Medicare shouldn’t be complicated, but it kinda is!
It is important to understand Medicare plan choices and to pick coverage carefully. This can impact your loved one's out-of-pocket costs and where they can get their care.
Four parts: A, B, C, & D
Medicare Part A. This is the inpatient services and hospital fees benefit. It covers hospitalizations and the services provided while in the hospital. Hospital room and meals, nursing and physician care, supplies and medications, therapies and diagnostic tests. Anything needed within the hospital for safe discharge. This benefit is free (no monthly premium) for those age 65 and older who have worked at least 40 taxed quarters in their lifetime (10 years). For those who do not meet this criteria, a monthly premium applies.
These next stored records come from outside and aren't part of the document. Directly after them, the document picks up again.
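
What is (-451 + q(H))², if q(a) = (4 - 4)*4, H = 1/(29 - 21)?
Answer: 203401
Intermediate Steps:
H = ⅛ (H = 1/8 = ⅛ ≈ 0.12500)
q(a) = 0 (q(a) = 0*4 = 0)
(-451 + q(H))² = (-451 + 0)² = (-451)² = 203401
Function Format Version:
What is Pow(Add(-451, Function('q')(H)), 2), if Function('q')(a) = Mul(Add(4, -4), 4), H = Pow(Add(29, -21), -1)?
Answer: 203401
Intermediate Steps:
H = Rational(1, 8) (H = Pow(8, -1) = Rational(1, 8) ≈ 0.12500)
Function('q')(a) = 0 (Function('q')(a) = Mul(0, 4) = 0)
Pow(Add(-451, Function('q')(H)), 2) = Pow(Add(-451, 0), 2) = Pow(-451, 2) = 203401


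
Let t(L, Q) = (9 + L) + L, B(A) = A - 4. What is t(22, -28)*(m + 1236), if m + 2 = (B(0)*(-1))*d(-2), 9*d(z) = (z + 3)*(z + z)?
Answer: 587770/9 ≈ 65308.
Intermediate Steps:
d(z) = 2*z*(3 + z)/9 (d(z) = ((z + 3)*(z + z))/9 = ((3 + z)*(2*z))/9 = (2*z*(3 + z))/9 = 2*z*(3 + z)/9)
B(A) = -4 + A
t(L, Q) = 9 + 2*L
m = -34/9 (m = -2 + ((-4 + 0)*(-1))*((2/9)*(-2)*(3 - 2)) = -2 + (-4*(-1))*((2/9)*(-2)*1) = -2 + 4*(-4/9) = -2 - 16/9 = -34/9 ≈ -3.7778)
t(22, -28)*(m + 1236) = (9 + 2*22)*(-34/9 + 1236) = (9 + 44)*(11090/9) = 53*(11090/9) = 587770/9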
Medicare Part B. This is the outpatient services and medical care benefit. It covers services and therapies provided outside the hospital and medical care in the home, including some medications (those that are not self-administered). Everyone pays a monthly premium for Part B, which is currently $164.90, with a $226.00 annual deductible (2023 rates). Someone can opt out of Part B if they have credible medical insurance elsewhere, such as a commercial provider offered through a pension plan, though most do not choose to do this. Opting out is usually a matter of cost (savings) and not coverage.
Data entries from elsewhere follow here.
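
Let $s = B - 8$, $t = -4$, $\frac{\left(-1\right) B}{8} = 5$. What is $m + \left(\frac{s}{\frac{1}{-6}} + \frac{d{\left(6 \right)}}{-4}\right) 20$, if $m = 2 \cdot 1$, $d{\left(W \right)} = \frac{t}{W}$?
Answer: $\frac{17296}{3} \approx 5765.3$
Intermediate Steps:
$B = -40$ ($B = \left(-8\right) 5 = -40$)
$d{\left(W \right)} = - \frac{4}{W}$
$m = 2$
$s = -48$ ($s = -40 - 8 = -48$)
$m + \left(\frac{s}{\frac{1}{-6}} + \frac{d{\left(6 \right)}}{-4}\right) 20 = 2 + \left(- \frac{48}{\frac{1}{-6}} + \frac{\left(-4\right) \frac{1}{6}}{-4}\right) 20 = 2 + \left(- \frac{48}{- \frac{1}{6}} + \left(-4\right) \frac{1}{6} \left(- \frac{1}{4}\right)\right) 20 = 2 + \left(\left(-48\right) \left(-6\right) - - \frac{1}{6}\right) 20 = 2 + \left(288 + \frac{1}{6}\right) 20 = 2 + \frac{1729}{6} \cdot 20 = 2 + \frac{17290}{3} = \frac{17296}{3}$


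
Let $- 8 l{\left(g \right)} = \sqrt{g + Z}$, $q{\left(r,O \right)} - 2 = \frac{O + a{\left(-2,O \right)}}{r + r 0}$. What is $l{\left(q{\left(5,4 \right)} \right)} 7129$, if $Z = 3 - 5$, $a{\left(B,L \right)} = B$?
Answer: $- \frac{7129 \sqrt{10}}{40} \approx -563.6$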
Medicare Part C. This is another term for Medicare Advantage or "MA" plans. These are health insurance plans offered by private companies that have been approved by Medicare. There are hundreds, if not thousands, of MA plans available throughout the U.S. - meaning there are probably a dozen available in your loved one's area. In order to elect Part C, your loved one must first have Parts A & B. Once someone is a part of an MA plan, premiums are paid directly to the insurance provider and not to Medicare. It is required that Part C plans offer the same benefits as Original Medicare Parts A & B, though Part C plans may charge higher premiums or copays/coinsurances for those benefits. With Part C, your loved one is not eligible for Medicare Supplement. See additional content: Original Medicare vs. Medicare Advantage Plans.
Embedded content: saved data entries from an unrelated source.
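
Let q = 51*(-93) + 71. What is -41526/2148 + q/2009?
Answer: -15576865/719222 ≈ -21.658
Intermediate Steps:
q = -4672 (q = -4743 + 71 = -4672)
-41526/2148 + q/2009 = -41526/2148 - 4672/2009 = -41526*1/2148 - 4672*1/2009 = -6921/358 - 4672/2009 = -15576865/719222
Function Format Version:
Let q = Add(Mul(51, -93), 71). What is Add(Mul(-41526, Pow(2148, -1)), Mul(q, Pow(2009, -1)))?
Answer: Rational(-15576865, 719222) ≈ -21.658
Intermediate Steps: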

Medicare Part D. This is the prescription drug plan (PDP) benefit. It covers medications prescribed by a provider and dispensed through a pharmacy or pharmacy service (mail order). There are many Medicare Part D plans to choose from, so it's important to find the one that works best for your loved one. Be sure to check the plan's formulary, or list of approved drugs, as well as the pharmacy network. Medicare.gov has a simple tool to compare Part D plans. There is a monthly premium for Part D plans, unless it is included with an MA plan (Part C), and they vary per location, deductible, and formulary (list of approved drugs). The national average is currently $32.74 per month (2023) plus a deductible. Note that with most MA plans, your loved one cannot choose their Part D plan - they must use the one provided.
Medicare Supplement ("Medigap")
This comprises ten letter plans, Plan A through Plan N (not all letters are represented). These are commonly called "Medigap" plans and cover part or all of the remaining 20% of healthcare costs that Original Medicare Parts A & B do not cover (they cover 80% of costs). There are monthly premiums for these plans and they vary by plan. Supplement is not available for those enrolled in Part C (Medicare Advantage plans). Note that Plan F is not available for anyone born after January 1, 1955. See additional content: Medicare: Supplement or "Medigap" Plans Explained.